I had awesome pushback from a LinkedIn colleague on my recent post there. I appreciate resistance to my ideas because it means one of two things: either I made a good point badly, which means I need to correct the way I put something, or I made a bad point well—which means I personally need correcting…and if I’m receptive to that I’ll end up smarter than I had been. It’s a win-win.
My argument was that ISIS, like all terror movements, is pursuing political power rather than actual moral authority, and one proof lies in their murdering a humanitarian who was in the region to serve their fellow Arabs in need. My friend asked me what I had meant by this phrase: “No need to keep pretending it had anything to do with religion.”
He correctly observed, “For those who want to kill and behead the infidels, it is ALL ABOUT ISLAM.”
Yes, absolutely. There are some individuals who fervently support violence against innocents for their cause. When he was alive, I often startled people in my public speaking by saying that I admired bin Laden. Then I would elaborate and explain that in general, I admire self-sacrificing devotion to a cause…and who could argue that his forsaking vast wealth, comfort and safety was anything else?

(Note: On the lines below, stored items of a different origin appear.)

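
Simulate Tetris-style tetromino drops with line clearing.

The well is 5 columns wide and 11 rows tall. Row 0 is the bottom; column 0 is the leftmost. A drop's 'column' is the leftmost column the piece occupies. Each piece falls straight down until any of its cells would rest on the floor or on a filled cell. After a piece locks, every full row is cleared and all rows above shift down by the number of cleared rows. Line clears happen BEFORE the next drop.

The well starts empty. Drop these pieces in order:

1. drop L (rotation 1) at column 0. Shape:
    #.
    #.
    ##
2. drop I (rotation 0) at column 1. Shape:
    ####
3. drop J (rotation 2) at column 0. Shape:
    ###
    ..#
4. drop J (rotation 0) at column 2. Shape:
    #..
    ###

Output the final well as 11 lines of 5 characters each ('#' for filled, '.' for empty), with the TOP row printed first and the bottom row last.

Answer: .....
.....
.....
.....
.....
.....
..#..
..###
###..
#.#..
##...

Derivation:
Drop 1: L rot1 at col 0 lands with bottom-row=0; cleared 0 line(s) (total 0); column heights now [3 1 0 0 0], max=3
Drop 2: I rot0 at col 1 lands with bottom-row=1; cleared 1 line(s) (total 1); column heights now [2 1 0 0 0], max=2
Drop 3: J rot2 at col 0 lands with bottom-row=1; cleared 0 line(s) (total 1); column heights now [3 3 3 0 0], max=3
Drop 4: J rot0 at col 2 lands with bottom-row=3; cleared 0 line(s) (total 1); column heights now [3 3 5 4 4], max=5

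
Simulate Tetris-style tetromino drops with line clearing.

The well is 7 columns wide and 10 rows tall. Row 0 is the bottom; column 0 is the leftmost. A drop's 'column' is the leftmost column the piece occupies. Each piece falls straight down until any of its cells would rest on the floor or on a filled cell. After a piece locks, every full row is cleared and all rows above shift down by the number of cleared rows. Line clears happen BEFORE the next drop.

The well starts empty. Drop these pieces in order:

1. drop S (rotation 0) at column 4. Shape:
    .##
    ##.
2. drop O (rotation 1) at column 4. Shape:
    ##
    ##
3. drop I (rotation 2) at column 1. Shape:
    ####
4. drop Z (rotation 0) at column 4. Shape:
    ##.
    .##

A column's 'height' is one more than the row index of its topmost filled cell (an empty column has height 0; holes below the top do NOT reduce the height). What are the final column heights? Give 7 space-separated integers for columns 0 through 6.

Drop 1: S rot0 at col 4 lands with bottom-row=0; cleared 0 line(s) (total 0); column heights now [0 0 0 0 1 2 2], max=2
Drop 2: O rot1 at col 4 lands with bottom-row=2; cleared 0 line(s) (total 0); column heights now [0 0 0 0 4 4 2], max=4
Drop 3: I rot2 at col 1 lands with bottom-row=4; cleared 0 line(s) (total 0); column heights now [0 5 5 5 5 4 2], max=5
Drop 4: Z rot0 at col 4 lands with bottom-row=4; cleared 0 line(s) (total 0); column heights now [0 5 5 5 6 6 5], max=6

Answer: 0 5 5 5 6 6 5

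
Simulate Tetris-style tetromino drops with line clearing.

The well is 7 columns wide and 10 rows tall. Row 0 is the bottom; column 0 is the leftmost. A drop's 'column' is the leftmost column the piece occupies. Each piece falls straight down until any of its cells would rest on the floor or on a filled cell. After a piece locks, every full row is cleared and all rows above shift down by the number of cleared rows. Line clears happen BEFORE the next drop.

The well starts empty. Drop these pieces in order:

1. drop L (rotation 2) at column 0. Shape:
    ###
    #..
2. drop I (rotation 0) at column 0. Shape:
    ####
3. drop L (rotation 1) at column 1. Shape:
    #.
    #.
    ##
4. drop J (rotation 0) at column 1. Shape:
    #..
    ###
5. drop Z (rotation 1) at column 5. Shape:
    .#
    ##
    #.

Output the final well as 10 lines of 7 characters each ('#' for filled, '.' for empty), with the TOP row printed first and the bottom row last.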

Of course, admiring his courage would not have prevented my killing him.
(By the way, if you’d like to read more about violent Jewish, Christian, Hindu and Buddhist extremists, jump to those links down near the end.)
I agree that for a hard core of ISIS, maybe most of ISIS, it is all about Islam according to their interpretation. There are True Believers among them. But there are also opportunists in every movement. When a criminal group has success, it attracts criminals.

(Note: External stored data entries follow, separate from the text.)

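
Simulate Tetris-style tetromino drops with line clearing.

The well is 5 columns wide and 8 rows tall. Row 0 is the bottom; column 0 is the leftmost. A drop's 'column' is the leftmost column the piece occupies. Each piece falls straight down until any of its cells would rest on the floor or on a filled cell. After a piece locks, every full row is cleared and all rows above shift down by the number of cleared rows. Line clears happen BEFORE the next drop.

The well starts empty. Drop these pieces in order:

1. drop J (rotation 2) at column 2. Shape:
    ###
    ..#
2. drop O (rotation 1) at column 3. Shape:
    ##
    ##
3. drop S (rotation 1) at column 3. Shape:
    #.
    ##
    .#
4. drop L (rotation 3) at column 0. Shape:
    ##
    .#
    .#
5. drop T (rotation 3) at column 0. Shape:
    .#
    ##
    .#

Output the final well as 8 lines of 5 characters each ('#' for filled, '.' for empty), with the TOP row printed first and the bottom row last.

Drop 1: J rot2 at col 2 lands with bottom-row=0; cleared 0 line(s) (total 0); column heights now [0 0 2 2 2], max=2
Drop 2: O rot1 at col 3 lands with bottom-row=2; cleared 0 line(s) (total 0); column heights now [0 0 2 4 4], max=4
Drop 3: S rot1 at col 3 lands with bottom-row=4; cleared 0 line(s) (total 0); column heights now [0 0 2 7 6], max=7
Drop 4: L rot3 at col 0 lands with bottom-row=0; cleared 0 line(s) (total 0); column heights now [3 3 2 7 6], max=7
Drop 5: T rot3 at col 0 lands with bottom-row=3; cleared 0 line(s) (total 0); column heights now [5 6 2 7 6], max=7

Answer: .....
...#.
.#.##
##..#
.#.##
##.##
.####
.#..#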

For some “terrorists” in a large organization there are other-than-idealistic motivations. I personally reviewed hundreds of detainee reports in Iraq, in which subjects insisted they’d only been fighting because it was the only paycheck available and the kids had to eat. (Card carrying Nazis and Soviets did the same, in their day. I have a couple of those actual cards.) And we KNOW there was a crisis of employment during the worst of the Iraq war; in some areas it was 70%.

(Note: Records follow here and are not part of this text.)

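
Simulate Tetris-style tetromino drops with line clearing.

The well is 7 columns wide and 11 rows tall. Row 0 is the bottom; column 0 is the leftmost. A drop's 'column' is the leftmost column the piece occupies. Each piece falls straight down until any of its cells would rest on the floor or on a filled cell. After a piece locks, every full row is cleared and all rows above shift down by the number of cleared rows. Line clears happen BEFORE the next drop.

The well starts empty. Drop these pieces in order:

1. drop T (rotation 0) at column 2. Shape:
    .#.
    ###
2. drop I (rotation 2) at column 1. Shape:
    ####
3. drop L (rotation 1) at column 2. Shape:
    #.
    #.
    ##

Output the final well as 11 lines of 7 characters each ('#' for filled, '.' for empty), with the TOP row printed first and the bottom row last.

Answer: .......
.......
.......
.......
.......
..#....
..#....
..##...
.####..
...#...
..###..

Derivation:
Drop 1: T rot0 at col 2 lands with bottom-row=0; cleared 0 line(s) (total 0); column heights now [0 0 1 2 1 0 0], max=2
Drop 2: I rot2 at col 1 lands with bottom-row=2; cleared 0 line(s) (total 0); column heights now [0 3 3 3 3 0 0], max=3
Drop 3: L rot1 at col 2 lands with bottom-row=3; cleared 0 line(s) (total 0); column heights now [0 3 6 4 3 0 0], max=6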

Jihadi prisoners, on the other hand, fewer and farther between, were proud to say they had been killing infidels. It’s a self-proving population. When the jig is up and they’re locked up, they’re only too happy to identify themselves for what they are. It gives them loyalty points with God.
And in Afghanistan, many “Talibs” began their career facing an AK-47 and an infernal bargain at their own front door: join and serve as the one required conscript per household for God’s army, or watch a loved one be killed. What would you do?
Then there are the brutish fighters. The just-plain-criminals. Some boys just want to jump in on the winning side and shoot some guys in the head.
So when I say it’s not about religion, I realize it would be much more accurate to say that “in my opinion, it is the opinion of most Muslims around the world that violent Islamists do not practice true Islam.” Obviously the extremists say it’s about Islam, and certainly some of them believe it. Westboro believes traumatizing newly fatherless children is “about Christianity,” and the Christian movement who celebrate the killing of abortion providers feel the same.
The Jewish fighters who plot to hurry God along by destroying the Dome and its “animal Arabs” believe it is “about Judaism.”
Ultimately, in my worldview it’s important to both acknowledge and prevent the evil deeds of murderers, and simultaneously strengthen cooperation with those who can support those efforts. I believe global security in an era of unprecedented communication demands a reassessment of ALL our biases, and some very mature conversation. I believe we’re in that conversation now.